You can lump the two acts on this bill — Kevin Morby and Waxahatchee — under the indie rock label, but it doesn’t quite do either of the artists justice, nor does it suggest how different they are from each other.

Morby, who played with the band Woods for a while, went solo and revealed a real kinship with Leonard Cohen. Morby has a weight to his voice and a way of enunciating and stressing a phrase that brings to mind recently deceased zen-minded Canadian poet and folk singer. You might hear 21st-century echoes of “Blonde On Blonde” era Dylan. Morby’s music is also haunted by place. His 2016 record “Singing Saw” is infused with an arid southern California feel, while his 2013 solo debut, “Harlem River,” conjures the urban dislocation and aloofness of New York City, where parts of it took shape.

Waxahatchee is the name that Alabama-born singer and songwriter Katie Crutchfield gives to her work. Sometimes it’s a band, sometimes it’s just her.
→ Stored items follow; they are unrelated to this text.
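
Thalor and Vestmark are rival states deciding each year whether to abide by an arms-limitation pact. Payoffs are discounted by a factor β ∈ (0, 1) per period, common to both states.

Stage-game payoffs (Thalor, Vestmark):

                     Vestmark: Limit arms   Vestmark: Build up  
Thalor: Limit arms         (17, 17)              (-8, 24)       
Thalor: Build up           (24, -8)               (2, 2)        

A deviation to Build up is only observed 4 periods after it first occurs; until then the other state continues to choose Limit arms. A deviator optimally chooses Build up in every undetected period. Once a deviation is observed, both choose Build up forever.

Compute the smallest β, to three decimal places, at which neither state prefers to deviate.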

Crutchfield sometimes sounds like she’s brooding, but she pushes her vocal melodies into places that would suggest otherwise. Crutchfield’s songs have a bracing emotional and musical force. If Morby brings to mind suave late-’60s folk bards, Crutchfield sounds like she has a direct connection to ’90s rockers like Liz Phair and Belly.

Kevin Morby and Waxahatchee at the Ballroom perform at the Outer Space, 295 Treadwell St., Hamden, Wednesday, March 29, at 7:30 p.m. Tickets are $20. 203-288-6400, thespacect.com.